Sundays at La Carcel De Mujeres is always the busiest day. The many children that share their mothers' cramped cells scurry about the prison along with the visiting families and friends. Most of the twenty or so gringas held here were caught carrying drugs out of the country. It seemed like easy money and, most, cheerfully admit their guilt. All except an American woman and an Irish freelance journalist called Zoe Savage. They say they were set up.

Zoe went to South America from England to help a Nigerian friend with a visa problem. She knew the man from her London church and was staying with him and his girlfriend. The day before Zoe's flight home her 'friend' took some of her shopping back to his flat. It included a new suitcase. She didn't see this bag again till the next day. And since that day she hasn't seen or heard from her friend. No-one has. For Zoe, the rest is history. Arrested and unable to communicate in Spanish, she was thrown into a mixed cell where she was assaulted by a guard. She paid $19,000 to her first lawyer who did nothing.

Eighteen months later, Zoe, who needs regular treatment for her one kidney, was sentenced to eight years despite Ecuadorian law stating that prisoners not sentenced within a year should walk free. Ecuador's anti-drugs policy is heavily influenced by the United States. And US policy reckons that more convictions will keep the cocaine lines off the users tables. But the drug flows north undiminished through the Americas while little people are arrested. Higher, and safer, up the cocoa food chain, billions of dollars still roll in for the bigger fish. So releasing suspected drug traffickers, even the suspiciously innocent, is frowned upon, when there's no-one else to blame.

This makes some people feel bad. Like Zoe's arresting officer, who rings her most weeks, and never thought she was guilty. Or the man who sent me details of the flaws in her trial. So it's difficult to sound balanced and objective with no-one standing up for the prosecution. From the Irish consul who went to her trial, to fellow prisoners, visitors, and human rights groups - I didn't find a person who doubted her innocence. In recent months, a question was asked in the Dail, and even Oprah Winfrey tried to get her cameras in.

A few months ago, Zoe was told she would soon be released as her late sentencing was against the constitution. But such good news soon develops a bitter-sweet taste in a country where people feel happier telling you what you want to hear.

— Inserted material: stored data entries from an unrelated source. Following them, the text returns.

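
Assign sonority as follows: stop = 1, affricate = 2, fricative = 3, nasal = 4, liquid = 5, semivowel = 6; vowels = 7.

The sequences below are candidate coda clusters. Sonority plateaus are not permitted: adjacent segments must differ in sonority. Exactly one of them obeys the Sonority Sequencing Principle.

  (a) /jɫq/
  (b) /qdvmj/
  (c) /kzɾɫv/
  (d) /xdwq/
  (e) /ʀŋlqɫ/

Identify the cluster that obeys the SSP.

a

(a) /jɫq/: profile 6-5-1 — obeys.
(b) /qdvmj/: profile 1-1-3-4-6 — violates.
(c) /kzɾɫv/: profile 1-3-5-5-3 — violates.
(d) /xdwq/: profile 3-1-6-1 — violates.
(e) /ʀŋlqɫ/: profile 5-4-5-1-5 — violates.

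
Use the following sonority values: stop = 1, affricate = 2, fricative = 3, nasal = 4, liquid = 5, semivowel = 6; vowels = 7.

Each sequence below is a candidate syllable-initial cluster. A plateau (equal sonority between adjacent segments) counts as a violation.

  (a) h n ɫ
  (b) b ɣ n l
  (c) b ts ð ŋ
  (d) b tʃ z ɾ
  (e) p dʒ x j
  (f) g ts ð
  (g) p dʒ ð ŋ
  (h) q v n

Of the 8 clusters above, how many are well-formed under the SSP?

8

(a) h n ɫ: profile 3-4-5 — obeys.
(b) b ɣ n l: profile 1-3-4-5 — obeys.
(c) b ts ð ŋ: profile 1-2-3-4 — obeys.
(d) b tʃ z ɾ: profile 1-2-3-5 — obeys.
(e) p dʒ x j: profile 1-2-3-6 — obeys.
(f) g ts ð: profile 1-2-3 — obeys.
(g) p dʒ ð ŋ: profile 1-2-3-4 — obeys.
(h) q v n: profile 1-3-4 — obeys.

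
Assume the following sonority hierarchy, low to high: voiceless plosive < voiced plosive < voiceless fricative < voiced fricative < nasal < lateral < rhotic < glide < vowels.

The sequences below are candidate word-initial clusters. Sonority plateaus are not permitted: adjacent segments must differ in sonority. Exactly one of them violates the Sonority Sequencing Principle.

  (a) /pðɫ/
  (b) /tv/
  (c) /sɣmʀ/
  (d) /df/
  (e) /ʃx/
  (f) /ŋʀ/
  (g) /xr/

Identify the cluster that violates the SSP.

(a) 1-4-6 → obeys
(b) 1-4 → obeys
(c) 3-4-5-7 → obeys
(d) 2-3 → obeys
(e) 3-3 → violates
(f) 5-7 → obeys
(g) 3-7 → obeys

e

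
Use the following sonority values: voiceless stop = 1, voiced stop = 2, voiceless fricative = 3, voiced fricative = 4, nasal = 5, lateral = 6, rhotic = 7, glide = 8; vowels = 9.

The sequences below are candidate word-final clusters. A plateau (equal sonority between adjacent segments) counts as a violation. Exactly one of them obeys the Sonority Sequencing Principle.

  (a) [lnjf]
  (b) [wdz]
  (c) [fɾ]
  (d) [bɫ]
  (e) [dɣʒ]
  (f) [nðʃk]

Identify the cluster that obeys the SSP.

f

(a) [lnjf]: profile 6-5-8-3 — violates.
(b) [wdz]: profile 8-2-4 — violates.
(c) [fɾ]: profile 3-7 — violates.
(d) [bɫ]: profile 2-6 — violates.
(e) [dɣʒ]: profile 2-4-4 — violates.
(f) [nðʃk]: profile 5-4-3-1 — obeys.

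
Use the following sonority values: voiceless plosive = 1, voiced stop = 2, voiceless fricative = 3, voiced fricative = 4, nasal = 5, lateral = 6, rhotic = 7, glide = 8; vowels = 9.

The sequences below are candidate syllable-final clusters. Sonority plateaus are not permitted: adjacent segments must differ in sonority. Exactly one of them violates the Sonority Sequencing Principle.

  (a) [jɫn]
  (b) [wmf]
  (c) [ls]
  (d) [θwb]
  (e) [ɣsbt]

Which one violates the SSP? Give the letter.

(a) 8-6-5 → obeys
(b) 8-5-3 → obeys
(c) 6-3 → obeys
(d) 3-8-2 → violates
(e) 4-3-2-1 → obeys

d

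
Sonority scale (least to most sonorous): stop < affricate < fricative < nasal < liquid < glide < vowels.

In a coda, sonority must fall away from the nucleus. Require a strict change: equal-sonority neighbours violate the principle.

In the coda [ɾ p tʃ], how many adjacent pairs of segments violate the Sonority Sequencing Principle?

1

/ɾ/ — liquid, sonority 5.
/p/ — stop, sonority 1.
/tʃ/ — affricate, sonority 2.
/ɾ/→/p/: 5→1 (falls) — ok.
/p/→/tʃ/: 1→2 (does not fall) — violation.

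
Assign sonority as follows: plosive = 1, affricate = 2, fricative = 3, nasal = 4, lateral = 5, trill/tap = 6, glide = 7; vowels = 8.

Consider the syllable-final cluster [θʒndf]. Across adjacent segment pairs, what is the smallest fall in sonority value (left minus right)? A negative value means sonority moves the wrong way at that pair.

-2

/θ/ — fricative, sonority 3.
/ʒ/ — fricative, sonority 3.
/n/ — nasal, sonority 4.
/d/ — plosive, sonority 1.
/f/ — fricative, sonority 3.
/θ/→/ʒ/: change +0.
/ʒ/→/n/: change -1.
/n/→/d/: change +3.
/d/→/f/: change -2.
Minimum = -2.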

Zoe's long red hair and pale complexion stands out from the brown skins and raven-coloured locks of the Latin prisoners. Amidst its noise and chaos, she can often be found showing wide-eyed visitors about the crowded, corridors and courtyards or entertaining the child of a cellmate. Here, the air is thick with the babble of voices and the fumes from the prisoners foodstands offering palatable alternatives to the fetid cauldron of slop provided.

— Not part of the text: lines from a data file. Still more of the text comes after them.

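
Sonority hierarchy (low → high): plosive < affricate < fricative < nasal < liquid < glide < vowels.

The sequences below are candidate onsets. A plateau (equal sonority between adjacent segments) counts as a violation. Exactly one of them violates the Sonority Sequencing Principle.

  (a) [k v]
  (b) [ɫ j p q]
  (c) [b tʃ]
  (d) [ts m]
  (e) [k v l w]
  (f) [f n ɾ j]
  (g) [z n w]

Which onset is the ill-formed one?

(a) sonority 1-3: well-formed.
(b) sonority 5-6-1-1: ill-formed.
(c) sonority 1-2: well-formed.
(d) sonority 2-4: well-formed.
(e) sonority 1-3-5-6: well-formed.
(f) sonority 3-4-5-6: well-formed.
(g) sonority 3-4-6: well-formed.

b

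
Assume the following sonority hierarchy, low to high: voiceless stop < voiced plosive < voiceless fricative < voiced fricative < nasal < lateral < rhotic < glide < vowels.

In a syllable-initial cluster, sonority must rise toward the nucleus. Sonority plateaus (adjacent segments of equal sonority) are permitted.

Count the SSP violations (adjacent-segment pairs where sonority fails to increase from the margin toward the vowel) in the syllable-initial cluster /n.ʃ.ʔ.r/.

2

/n/: nasal = 5.
/ʃ/: voiceless fricative = 3.
/ʔ/: voiceless stop = 1.
/r/: rhotic = 7.
/n/→/ʃ/: 5→3 (does not rise) — violation.
/ʃ/→/ʔ/: 3→1 (does not rise) — violation.
/ʔ/→/r/: 1→7 (rises) — ok.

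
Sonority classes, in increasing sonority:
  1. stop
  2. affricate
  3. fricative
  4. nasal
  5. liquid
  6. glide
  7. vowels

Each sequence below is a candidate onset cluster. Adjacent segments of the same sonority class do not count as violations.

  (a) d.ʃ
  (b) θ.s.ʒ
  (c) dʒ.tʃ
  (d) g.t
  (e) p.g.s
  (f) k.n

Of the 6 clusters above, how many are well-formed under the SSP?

6

(a) d.ʃ: profile 1-3 — obeys.
(b) θ.s.ʒ: profile 3-3-3 — obeys.
(c) dʒ.tʃ: profile 2-2 — obeys.
(d) g.t: profile 1-1 — obeys.
(e) p.g.s: profile 1-1-3 — obeys.
(f) k.n: profile 1-4 — obeys.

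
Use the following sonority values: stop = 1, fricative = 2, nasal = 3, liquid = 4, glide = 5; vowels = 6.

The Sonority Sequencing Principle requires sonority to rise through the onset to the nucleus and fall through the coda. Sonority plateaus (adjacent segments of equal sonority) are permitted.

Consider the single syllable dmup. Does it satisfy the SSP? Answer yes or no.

Onset: /d/ is a stop (sonority 1), /m/ is a nasal (sonority 3); then the nucleus /u/ (sonority 6).
Onset profile 1-3-6 — rises to the nucleus.
Coda: /p/ is a stop (sonority 1).
Coda profile 6-1 — falls from the nucleus.

yes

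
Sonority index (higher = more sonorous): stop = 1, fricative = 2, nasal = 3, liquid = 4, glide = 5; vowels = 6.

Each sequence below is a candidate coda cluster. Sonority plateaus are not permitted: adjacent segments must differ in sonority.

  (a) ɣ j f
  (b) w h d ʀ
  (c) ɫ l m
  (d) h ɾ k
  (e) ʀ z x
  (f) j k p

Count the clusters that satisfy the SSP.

(a) 2-5-2 → violates
(b) 5-2-1-4 → violates
(c) 4-4-3 → violates
(d) 2-4-1 → violates
(e) 4-2-2 → violates
(f) 5-1-1 → violates

0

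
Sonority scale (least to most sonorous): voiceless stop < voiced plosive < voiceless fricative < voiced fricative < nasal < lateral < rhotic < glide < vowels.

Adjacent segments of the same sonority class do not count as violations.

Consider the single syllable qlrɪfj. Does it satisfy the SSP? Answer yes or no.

Onset: /q/ is a voiceless stop (sonority 1), /l/ is a lateral (sonority 6), /r/ is a rhotic (sonority 7); then the nucleus /ɪ/ (sonority 9).
Onset profile 1-6-7-9 — rises to the nucleus.
Coda: /f/ is a voiceless fricative (sonority 3), /j/ is a glide (sonority 8).
Coda profile 9-3-8 — does not fall throughout.

no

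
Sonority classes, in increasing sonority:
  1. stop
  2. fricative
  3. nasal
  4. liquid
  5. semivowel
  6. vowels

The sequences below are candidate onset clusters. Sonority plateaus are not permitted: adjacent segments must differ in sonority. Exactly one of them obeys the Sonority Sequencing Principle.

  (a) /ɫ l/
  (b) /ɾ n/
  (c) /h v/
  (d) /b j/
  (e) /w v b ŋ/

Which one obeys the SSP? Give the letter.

d

(a) 4-4 → violates
(b) 4-3 → violates
(c) 2-2 → violates
(d) 1-5 → obeys
(e) 5-2-1-3 → violates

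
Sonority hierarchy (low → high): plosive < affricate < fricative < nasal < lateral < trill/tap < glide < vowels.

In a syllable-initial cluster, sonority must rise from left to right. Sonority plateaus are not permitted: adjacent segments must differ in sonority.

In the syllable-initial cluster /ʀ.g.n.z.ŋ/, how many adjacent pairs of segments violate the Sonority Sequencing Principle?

/ʀ/: trill/tap = 6.
/g/: plosive = 1.
/n/: nasal = 4.
/z/: fricative = 3.
/ŋ/: nasal = 4.
/ʀ/→/g/: 6→1 (does not rise) — violation.
/g/→/n/: 1→4 (rises) — ok.
/n/→/z/: 4→3 (does not rise) — violation.
/z/→/ŋ/: 3→4 (rises) — ok.

2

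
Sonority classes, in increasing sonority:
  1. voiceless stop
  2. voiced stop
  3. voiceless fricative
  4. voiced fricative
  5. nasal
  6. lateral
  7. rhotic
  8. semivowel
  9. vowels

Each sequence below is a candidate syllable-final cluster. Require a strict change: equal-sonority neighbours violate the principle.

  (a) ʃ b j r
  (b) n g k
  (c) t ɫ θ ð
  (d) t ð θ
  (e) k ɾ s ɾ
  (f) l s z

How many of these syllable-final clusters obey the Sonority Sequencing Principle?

(a) ʃ b j r: profile 3-2-8-7 — violates.
(b) n g k: profile 5-2-1 — obeys.
(c) t ɫ θ ð: profile 1-6-3-4 — violates.
(d) t ð θ: profile 1-4-3 — violates.
(e) k ɾ s ɾ: profile 1-7-3-7 — violates.
(f) l s z: profile 6-3-4 — violates.

1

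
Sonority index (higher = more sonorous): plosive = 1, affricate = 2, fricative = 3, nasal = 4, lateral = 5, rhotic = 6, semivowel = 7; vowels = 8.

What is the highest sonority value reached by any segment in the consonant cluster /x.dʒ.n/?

/x/ — fricative, sonority 3.
/dʒ/ — affricate, sonority 2.
/n/ — nasal, sonority 4.
The maximum is 4.

4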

The jail's human flotsam and jetsam is filled to overflowing more than twice over. Cash is king and covers everything from renting a cell to paying the guards' overdue wages. A $20 loan from the local moneyshark soon inflates to $100. Zoe now gets by in Spanish and pays her way cooking shepherds pies and patees and the decorating rooms of other inmates. She has even written a book about her experience. She speaks to her family regularly by phone but hasn't seen them during her time inside.

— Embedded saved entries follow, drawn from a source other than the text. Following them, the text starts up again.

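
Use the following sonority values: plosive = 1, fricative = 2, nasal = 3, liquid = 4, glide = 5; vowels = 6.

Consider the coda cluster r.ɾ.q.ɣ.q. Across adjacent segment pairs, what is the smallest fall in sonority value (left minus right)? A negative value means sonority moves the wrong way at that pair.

-1

/r/ — liquid, sonority 4.
/ɾ/ — liquid, sonority 4.
/q/ — plosive, sonority 1.
/ɣ/ — fricative, sonority 2.
/q/ — plosive, sonority 1.
/r/→/ɾ/: change +0.
/ɾ/→/q/: change +3.
/q/→/ɣ/: change -1.
/ɣ/→/q/: change +1.
Minimum = -1.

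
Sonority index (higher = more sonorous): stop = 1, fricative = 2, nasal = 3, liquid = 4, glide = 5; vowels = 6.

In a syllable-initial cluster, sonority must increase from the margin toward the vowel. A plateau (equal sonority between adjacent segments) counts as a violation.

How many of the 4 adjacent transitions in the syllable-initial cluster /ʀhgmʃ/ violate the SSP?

3

/ʀ/ is a liquid (sonority 4).
/h/ is a fricative (sonority 2).
/g/ is a stop (sonority 1).
/m/ is a nasal (sonority 3).
/ʃ/ is a fricative (sonority 2).
/ʀ/→/h/: 4→2 (does not rise) — violation.
/h/→/g/: 2→1 (does not rise) — violation.
/g/→/m/: 1→3 (rises) — ok.
/m/→/ʃ/: 3→2 (does not rise) — violation.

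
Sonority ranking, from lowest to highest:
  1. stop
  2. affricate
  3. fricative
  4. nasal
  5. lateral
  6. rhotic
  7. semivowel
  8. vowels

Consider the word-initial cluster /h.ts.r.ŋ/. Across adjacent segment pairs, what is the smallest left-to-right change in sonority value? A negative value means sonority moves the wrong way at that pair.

/h/ — fricative, sonority 3.
/ts/ — affricate, sonority 2.
/r/ — rhotic, sonority 6.
/ŋ/ — nasal, sonority 4.
/h/→/ts/: change -1.
/ts/→/r/: change +4.
/r/→/ŋ/: change -2.
Minimum = -2.

-2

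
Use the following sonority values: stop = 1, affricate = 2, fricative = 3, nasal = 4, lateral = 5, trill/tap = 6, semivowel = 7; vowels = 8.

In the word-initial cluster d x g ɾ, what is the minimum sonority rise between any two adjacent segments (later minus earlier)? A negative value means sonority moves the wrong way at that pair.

-2

/d/ — stop, sonority 1.
/x/ — fricative, sonority 3.
/g/ — stop, sonority 1.
/ɾ/ — trill/tap, sonority 6.
/d/→/x/: change +2.
/x/→/g/: change -2.
/g/→/ɾ/: change +5.
Minimum = -2.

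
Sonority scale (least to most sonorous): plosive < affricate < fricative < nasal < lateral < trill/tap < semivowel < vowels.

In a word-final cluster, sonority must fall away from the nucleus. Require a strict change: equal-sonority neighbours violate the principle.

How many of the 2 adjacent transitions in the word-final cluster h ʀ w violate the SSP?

/h/ — fricative, sonority 3.
/ʀ/ — trill/tap, sonority 6.
/w/ — semivowel, sonority 7.
/h/→/ʀ/: 3→6 (does not fall) — violation.
/ʀ/→/w/: 6→7 (does not fall) — violation.

2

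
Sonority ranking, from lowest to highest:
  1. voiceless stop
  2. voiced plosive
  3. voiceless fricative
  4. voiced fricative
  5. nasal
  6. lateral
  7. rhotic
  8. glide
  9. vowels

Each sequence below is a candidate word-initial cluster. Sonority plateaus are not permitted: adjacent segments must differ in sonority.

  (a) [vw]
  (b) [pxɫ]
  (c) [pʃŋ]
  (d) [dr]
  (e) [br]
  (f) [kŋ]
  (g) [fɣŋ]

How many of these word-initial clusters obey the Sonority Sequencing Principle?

(a) [vw]: profile 4-8 — obeys.
(b) [pxɫ]: profile 1-3-6 — obeys.
(c) [pʃŋ]: profile 1-3-5 — obeys.
(d) [dr]: profile 2-7 — obeys.
(e) [br]: profile 2-7 — obeys.
(f) [kŋ]: profile 1-5 — obeys.
(g) [fɣŋ]: profile 3-4-5 — obeys.

7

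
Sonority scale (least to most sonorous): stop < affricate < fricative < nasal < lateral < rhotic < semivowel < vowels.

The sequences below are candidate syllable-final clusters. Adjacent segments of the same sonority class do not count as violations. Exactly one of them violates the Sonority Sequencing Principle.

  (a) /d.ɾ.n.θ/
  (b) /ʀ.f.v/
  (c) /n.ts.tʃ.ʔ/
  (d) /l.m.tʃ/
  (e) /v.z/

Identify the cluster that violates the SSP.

a

(a) /d.ɾ.n.θ/: profile 1-6-4-3 — violates.
(b) /ʀ.f.v/: profile 6-3-3 — obeys.
(c) /n.ts.tʃ.ʔ/: profile 4-2-2-1 — obeys.
(d) /l.m.tʃ/: profile 5-4-2 — obeys.
(e) /v.z/: profile 3-3 — obeys.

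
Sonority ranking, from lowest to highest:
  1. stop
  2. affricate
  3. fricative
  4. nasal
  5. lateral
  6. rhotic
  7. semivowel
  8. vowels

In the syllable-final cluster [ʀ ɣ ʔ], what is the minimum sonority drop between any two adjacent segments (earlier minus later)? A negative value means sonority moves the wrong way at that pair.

2

/ʀ/: rhotic = 6.
/ɣ/: fricative = 3.
/ʔ/: stop = 1.
/ʀ/→/ɣ/: change +3.
/ɣ/→/ʔ/: change +2.
Minimum = 2.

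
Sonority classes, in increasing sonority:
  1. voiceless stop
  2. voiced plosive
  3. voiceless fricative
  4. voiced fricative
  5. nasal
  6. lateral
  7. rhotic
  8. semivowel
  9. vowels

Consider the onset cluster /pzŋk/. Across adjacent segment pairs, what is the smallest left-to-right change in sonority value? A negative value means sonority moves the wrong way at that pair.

-4

/p/ is a voiceless stop (sonority 1).
/z/ is a voiced fricative (sonority 4).
/ŋ/ is a nasal (sonority 5).
/k/ is a voiceless stop (sonority 1).
/p/→/z/: change +3.
/z/→/ŋ/: change +1.
/ŋ/→/k/: change -4.
Minimum = -4.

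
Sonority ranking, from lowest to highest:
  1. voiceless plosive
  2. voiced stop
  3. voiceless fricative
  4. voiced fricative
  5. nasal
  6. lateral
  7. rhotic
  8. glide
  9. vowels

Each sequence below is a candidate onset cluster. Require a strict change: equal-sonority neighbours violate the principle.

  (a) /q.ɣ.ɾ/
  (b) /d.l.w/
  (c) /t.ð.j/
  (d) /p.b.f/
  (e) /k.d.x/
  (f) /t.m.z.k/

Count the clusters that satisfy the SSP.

(a) /q.ɣ.ɾ/: profile 1-4-7 — obeys.
(b) /d.l.w/: profile 2-6-8 — obeys.
(c) /t.ð.j/: profile 1-4-8 — obeys.
(d) /p.b.f/: profile 1-2-3 — obeys.
(e) /k.d.x/: profile 1-2-3 — obeys.
(f) /t.m.z.k/: profile 1-5-4-1 — violates.

5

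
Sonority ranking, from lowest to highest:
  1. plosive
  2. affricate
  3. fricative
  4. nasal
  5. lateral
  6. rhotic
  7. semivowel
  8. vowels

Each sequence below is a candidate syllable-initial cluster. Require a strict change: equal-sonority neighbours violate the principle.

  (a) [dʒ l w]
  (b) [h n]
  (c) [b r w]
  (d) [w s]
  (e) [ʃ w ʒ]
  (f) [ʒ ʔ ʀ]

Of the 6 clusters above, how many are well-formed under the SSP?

3

(a) [dʒ l w]: profile 2-5-7 — obeys.
(b) [h n]: profile 3-4 — obeys.
(c) [b r w]: profile 1-6-7 — obeys.
(d) [w s]: profile 7-3 — violates.
(e) [ʃ w ʒ]: profile 3-7-3 — violates.
(f) [ʒ ʔ ʀ]: profile 3-1-6 — violates.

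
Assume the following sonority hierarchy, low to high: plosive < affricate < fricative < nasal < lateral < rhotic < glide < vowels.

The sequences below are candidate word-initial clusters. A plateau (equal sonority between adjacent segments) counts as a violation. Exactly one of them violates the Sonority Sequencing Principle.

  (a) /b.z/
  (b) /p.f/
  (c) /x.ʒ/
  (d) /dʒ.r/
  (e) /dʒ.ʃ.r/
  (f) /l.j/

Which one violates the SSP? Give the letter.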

After two long years, Zoe can now tell her story with some detachment. She survives this foreign maze through her faith in God without understanding the mysterious ways that brought her here. But the fire in her eye still flickers - before dampened by a tear - when she talks about her yearning for justice and her family waiting for her far away. But for now - still lost in this Kafkaesque nightmare - all she can do is wait.

This is Gareth Mason for World Report from Quito, Ecuador.